British Bus Drivers Put ‘Alien on Stage’ in Hilarious, Real-Life ‘Waiting for Guffman’

If you knew nothing about the premise of “Alien on Stage,” it would be easy to think you were watching the latest Christopher Guest comedy. This documentary that plays like a mockumentary tells the improbable tale of a shaggy crew of UK bus drivers who take an amateur stage production of Ridley Scott’s “Alien” to London’s West End — and it’s every bit as hilarious as that sounds. Revealing amazing feats of technical ingenuity, actors who’d rather be at the pub than learn their lines, and a former military director who hates the spotlight, “Alien on Stage” captures lighting in a bottle. Like a real-life “Waiting for Guffman” with a fairytale ending, it’s one of the funniest documentaries in years.

Taking its title from the play at its heart, “Alien on Stage” follows a group of Dorset bus drivers as they prepare to mount their annual holiday production for charity. They call their company Paranoid Dramatics, and it’s a family affair. Reluctant director Dave casts his wife Lydia as Ripley in the adaptation penned by aspiring screenwriter Luc — their son and a huge “Alien” fan. (Grandpa Ray built the sets.) Drinking pals and partners, Carolyn and John play Lambert and Brett, while fellow bus drivers Jason, Mike, and Jacqui fill out the rest of the Nostromo crew.

As the Corky St. Clair of “Alien on Stage,” Dave tries desperately the keep the ship afloat while his cast is more interested in smoke breaks and sightseeing. Overseeing props and special effects is Pete, a night shift supervisor who surprises with incredible designs. Emanating the focused dedication of Weta Workshop head Richard Taylor in the “Lord of the Rings” special features, Pete takes us through his intricate process with characteristic British modesty. Using piping, foam core, and wires, he develops a fully articulated Xenomorph tail, flying alien spawn, and recreates the famous chest-bursting scene with uncanny accuracy.


“Alien on Stage”

Courtesy of the filmmakers

“Every alternative I come up with, I hope Ridley Scott would’ve wanted,” Pete says humbly.

After their first performance in Dorset sells only 20 tickets, the company is understandably down. (“Alien” being less of a holiday crowdpleaser than the previous year’s Robin Hood pantomime.) But when a small group of fans from London discover the show, filmmakers Lucy Harvey and Danielle Kummer enter the picture. Through crowdfunding and word of mouth, “Alien on Stage” develops enough of a cult following to book one night only at the Leicester Square Theatre — a comedy and music venue in London’s West End. Their Guffman had arrived.

With the stakes raised, “Alien on Stage” kicks into another gear, aided by strategically placed music cues taken from the original movie. Through problems accessing the rehearsal space, transferring the sound cues, and memorizing lines, Dave is often found sneaking off for smoke breaks and joking about needing the bathroom. Giddy and nervous, the bus ride to London includes plenty of pointing, shrieking, and of course, drinking.

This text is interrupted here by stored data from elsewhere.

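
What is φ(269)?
268

269 = 269
φ(n) = n × ∏(1 - 1/p) for each prime p dividing n
φ(269) = 269 × (1 - 1/269) = 268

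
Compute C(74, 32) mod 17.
0

Using Lucas' theorem:
Write n=74 and k=32 in base 17:
n in base 17: [4, 6]
k in base 17: [1, 15]
C(74,32) mod 17 = ∏ C(n_i, k_i) mod 17
Digit binomials (mod 17): C(4,1) = 4; C(6,15) = 0 (k_i > n_i)
Product: 4 × 0 = 0 ≡ 0 (mod 17)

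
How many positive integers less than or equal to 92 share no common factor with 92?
44

92 = 2^2 × 23
φ(n) = n × ∏(1 - 1/p) for each prime p dividing n
φ(92) = 92 × (1 - 1/2) × (1 - 1/23) = 44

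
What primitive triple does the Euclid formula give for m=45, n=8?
(1961, 720, 2089)

Euclid's formula: a = m² - n², b = 2mn, c = m² + n²
m = 45, n = 8
a = 45² - 8² = 2025 - 64 = 1961
b = 2 × 45 × 8 = 720
c = 45² + 8² = 2025 + 64 = 2089
Verification: 1961² + 720² = 3845521 + 518400 = 4363921 = 2089² ✓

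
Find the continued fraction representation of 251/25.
[10; 25]

Euclidean algorithm steps:
251 = 10 × 25 + 1
25 = 25 × 1 + 0
Continued fraction: [10; 25]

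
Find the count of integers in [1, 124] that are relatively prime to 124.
60

124 = 2^2 × 31
φ(n) = n × ∏(1 - 1/p) for each prime p dividing n
φ(124) = 124 × (1 - 1/2) × (1 - 1/31) = 60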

As he heads out with Carolyn the night before the show, John quips: “Do we ever have an early night when we’re on holiday?”

On the day of the show, y’all, the company only has six hours to load in their sets and cue up lights and sound. It’s a mad dash to curtain as Dave and his tech crew work with professionals for the first time, clearly feeling way out of their depth. As the house fills up (the show is completely sold out) and the lights go down, the film’s brilliant third act kicks into gear.


“Alien on Stage”

Courtesy of the filmmakers

It’s not hard to see why “Alien on Stage” was a smash-hit play. The middle-aged non-actors deliver their lines with a mix of deadpan and earnestness that cannot be faked. Jason, who doesn’t much care for acting, emerges as a natural scene-stealer with his casual delivery of “I’m willing to take that chance.” Responding to the huge laugh, he ad-libs like a pro: “Yes, yes, get on with it.”

The filmmakers made the brilliant call to put a camera inside the Xenomorph costume, using the grainy POV footage at climactic moments. The film ends with a flourish, cutting the actual performance with the flurry of backstage activity and raucous audience response. The crowd’s energy is so infectious, you feel like you’re in the theater. By the triumphant curtain call, as young Scott trots onstage for a very professional bow in full Xenomorph garb, it’s clear “Alien on Stage” has completely captured the hearts of the audience — film, theater, and Christopher Guest lovers alike.

Grade: A

“Alien on Stage” premiered at the 2021 SXSW Film Festival. It is currently seeking U.S. distribution.